Building TRUST in Text: Linguistically Motivated Language Model Detection
Many people are already aware that Large Language Models (LLMs) give wrong answers or misinformation “by accident”. What has recently become clear, is that they can also be poisoned by outsiders with the goal of promoting specific agendas. Imagine, for instance, a doctor using a "poisoned LLM that subtly nudges them towards prescribing one company’s medication over a competitor’s. I hypothesise that subtle linguistic signals in generated text can reveal that a model has been poisoned in this way. My aim is to develop new knowledge and methods that can both detect poisoning and make LLMs more robust and trustworthy. As LLMs are being deployed across society, this is becoming increasingly important.
I’ve had a lifelong interest in languages, which spurred me to start studying linguistics after high school. I chose to study at Stockholm University – at the time, this was one of few places which offered a specialisation in computational linguistics. As I wanted to learn more, I landed a PhD position in Natural Language Processing (NLP), just as a methodology known as neural networks started to gain popularity. Today, this is the technology that drives modern artificial intelligence, including LLMs. While many AI researchers overlook linguistic insights, I believe these insights are the key to scientific breakthroughs in NLP. My love for languages is part of what inspires me to always take a multilingual perspective in my work, and in this project this allows us to work on making LLMs safe and secure across language communities worldwide.

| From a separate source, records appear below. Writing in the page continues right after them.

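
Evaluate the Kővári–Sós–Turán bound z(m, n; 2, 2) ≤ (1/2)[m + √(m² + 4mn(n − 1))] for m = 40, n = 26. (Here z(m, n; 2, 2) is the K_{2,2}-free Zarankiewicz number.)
z(40, 26; 2, 2) ≤ (1/2)[40 + √(40² + 4·40·26·25)] = (1/2)[40 + √105600] = 182.4808

Kővári–Sós–Turán: let r_1, ..., r_40 be the row sums and z = Σ r_i the total number of 1s. Each pair of columns can share at most one row with both entries 1 (else a 2×2 all-ones block appears), so Σ_i C(r_i, 2) ≤ C(26, 2) = 325. By convexity Σ_i C(r_i, 2) ≥ 40·C(z/40, 2) = z(z − 40)/(2·40), giving z² − 40z − 40·26·25 ≤ 0 and hence z ≤ (1/2)[40 + √(1600 + 4·26000)] = (1/2)[40 + √105600] ≈ (1/2)(40 + 324.9615) = 182.4808.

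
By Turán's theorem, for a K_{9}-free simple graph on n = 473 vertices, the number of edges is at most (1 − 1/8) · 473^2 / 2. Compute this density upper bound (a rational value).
Turán density bound = (7/8) · 473^2/2 = 1566103/16 ≈ 97881.4375

Turán's theorem: ex(n, K_{r+1}) is achieved by the complete r-partite Turán graph T(n, r) with parts as balanced as possible, and is at most (1 − 1/r) · n^2/2. For r = 8, n = 473: the density bound is (7/8) · 223729/2 = 1566103/16 ≈ 97881.4375. The integer-valued extremum is e(T(473, 8)) = 97881, which is strictly less than the density bound 1566103/16 since 8 ∤ 473 (the parts of T(473, 8) cannot all be equal).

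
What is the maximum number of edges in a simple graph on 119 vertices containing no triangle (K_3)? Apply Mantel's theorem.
ex(119, K_3) = ⌊119^2/4⌋ = 3540

Mantel (1907): a triangle-free graph on n vertices has at most ⌊n^2/4⌋ edges, with equality for the complete bipartite graph K_{⌊n/2⌋, ⌈n/2⌉}. For n = 119: ⌊119^2/4⌋ = ⌊14161/4⌋ = 3540. The extremal graph is K_{59, 60}, which has 59·60 = 3540 edges.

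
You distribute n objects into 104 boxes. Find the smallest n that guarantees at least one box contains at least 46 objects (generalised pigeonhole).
n = (46 − 1)·104 + 1 = 4681

By the generalised pigeonhole principle, to guarantee some box contains ≥ r objects we need more than (r − 1) · k objects total. Threshold: n = (r − 1) · k + 1. With r = 46 and k = 104: n = 45 · 104 + 1 = 4680 + 1 = 4681. For n = 4680 = 45 · 104, we can put exactly 45 objects in every box, avoiding 46 in any single one — so 4681 is tight.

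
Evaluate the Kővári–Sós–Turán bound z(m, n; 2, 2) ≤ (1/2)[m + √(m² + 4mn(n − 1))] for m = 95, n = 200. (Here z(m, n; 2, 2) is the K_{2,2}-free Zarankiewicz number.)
z(95, 200; 2, 2) ≤ (1/2)[95 + √(95² + 4·95·200·199)] = (1/2)[95 + √15133025] = 1992.5594

Kővári–Sós–Turán: let r_1, ..., r_95 be the row sums and z = Σ r_i the total number of 1s. Each pair of columns can share at most one row with both entries 1 (else a 2×2 all-ones block appears), so Σ_i C(r_i, 2) ≤ C(200, 2) = 19900. By convexity Σ_i C(r_i, 2) ≥ 95·C(z/95, 2) = z(z − 95)/(2·95), giving z² − 95z − 95·200·199 ≤ 0 and hence z ≤ (1/2)[95 + √(9025 + 4·3781000)] = (1/2)[95 + √15133025] ≈ (1/2)(95 + 3890.1189) = 1992.5594.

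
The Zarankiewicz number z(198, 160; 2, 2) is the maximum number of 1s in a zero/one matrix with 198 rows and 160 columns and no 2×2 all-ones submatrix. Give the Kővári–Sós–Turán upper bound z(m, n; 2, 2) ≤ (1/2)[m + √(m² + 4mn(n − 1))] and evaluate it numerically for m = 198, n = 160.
z(198, 160; 2, 2) ≤ (1/2)[198 + √(198² + 4·198·160·159)] = (1/2)[198 + √20187684] = 2345.5353

Kővári–Sós–Turán: let r_1, ..., r_198 be the row sums and z = Σ r_i the total number of 1s. Each pair of columns can share at most one row with both entries 1 (else a 2×2 all-ones block appears), so Σ_i C(r_i, 2) ≤ C(160, 2) = 12720. By convexity Σ_i C(r_i, 2) ≥ 198·C(z/198, 2) = z(z − 198)/(2·198), giving z² − 198z − 198·160·159 ≤ 0 and hence z ≤ (1/2)[198 + √(39204 + 4·5037120)] = (1/2)[198 + √20187684] ≈ (1/2)(198 + 4493.0707) = 2345.5353.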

Detecting poisoned text in LLMs means tackling a few key hurdles. First, we must assemble realistic examples of tampering – across topics and languages. Next, the linguistic “fingerprints” of an attack are likely incredibly subtle, meaning that we need methods that can pick out small linguistic shifts. Our solutions also have to run fast and at scale, since deployed models serve millions of users – and are already incredibly costly. And, because bad actors will tweak their methods over time, our detection techniques have to keep evolving.
As LLMs are being deployed across society, e.g. in healthcare, education, and finance, the potential for attacks is increasing steadily. My project allows us to stay at the forefront of ensuring that LLMs remain secure, putting us a step ahead of would-be attackers. On one hand, the project aims at making concrete technological contributions which can ensure secure LLMs, thereby removing one of the obstacles for LLM implementation in society. At the same time, one of my goals is to inform the public of this relatively unknown risk. While many of us are aware that LLMs can "make mistakes", few are aware that someone might poison an LLM with the distinct goal of misleading a specific user in a specific way. Awareness of this fact can go a long way towards mitigating risks, while we're building our defences.
I am incredibly honoured to have been awarded the Sapere Aude: DFF-Research Leader-grant. It is a validation of the fundamental research I have carried out since completing my PhD, and a solid booster rocket for my continued growth as an independent research leader. In this project, I’ll be able to focus on an entirely new interdisciplinary research direction, together with excellent external partners at Stockholm University and NVIDIA. The two PhD students and the postdoc, joining the project, will be among the first to explore the emerging field of LLM security with a linguistic twist, which provides them a uniquely strong position for their future careers after the project. Furthermore, the grant contributes significantly to ensuring that the research environment I have started to build up over the past few years can continue to thrive.
Aalborg University
Natural Language Processing (NLP)
Furesø
Hamar Katedralskole
I’m originally from Norway, and I have settled down in Farum with my Danish wife and our three small children. Much of my time is spent navigating the joyful chaos of family life. My love for languages has always been both a personal and professional passion. When not working on AI and language models, I enjoy cooking elaborate meals (as time allows), travelling with my family, and honing my skills in crafting dad jokes for my family to enjoy (or not). Balancing research and family life is a challenge, and at the same time a constant source of perspective and inspiration.